The solution of the equation for the rate of equilibration of n drugs all competing for the same receptors is presented and the two-drug case is given explicitly. The case of two competing drugs with the same rate constants is discussed in detail as it is the simplest plausible model for the rate of passive sensitization. The predictions of this model are compared with present knowledge about the rate of onset and the persistence of sensitization. The model suggests that if the observed rate of sensitization depends on the rates of reaction with receptors then equilibration will be too slow to be seen in the usual length of passive sensitization experiment in vitro, there will be no fast initial phase of sensitization, and sensitizing immunoglobulins which persist for a long time (e.g. those of man and rat) will have a slower rate of onset than those which persist for a shorter time (e.g. those of the guinea-pig).
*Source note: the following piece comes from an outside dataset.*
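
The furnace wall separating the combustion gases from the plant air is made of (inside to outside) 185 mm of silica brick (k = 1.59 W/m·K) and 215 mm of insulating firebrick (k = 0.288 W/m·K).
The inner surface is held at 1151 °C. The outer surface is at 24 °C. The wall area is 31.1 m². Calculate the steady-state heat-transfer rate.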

It is also emphasized that there are at present no firm grounds for supposing that the more persistent sensitizing antibodies have a higher affinity for cells than the less persistent since the association rate constants are unknown. The model proposed by Mongar and Winne, which accounted for the auto-inhibition observed during passive sensitization by a mechanism involving two-point attachment of antibody to cells, is discussed in relation to uncompetitive and non-competitive models for auto-inhibition. These models all fit the available observations equally well but the last of them does not involve two-point attachment of antibody. The presence of non-specific immunoglobulin in the antibody preparation used has a potentially very serious effect on some of the parameter estimates in all three models, and corrections for errors from this source are discussed.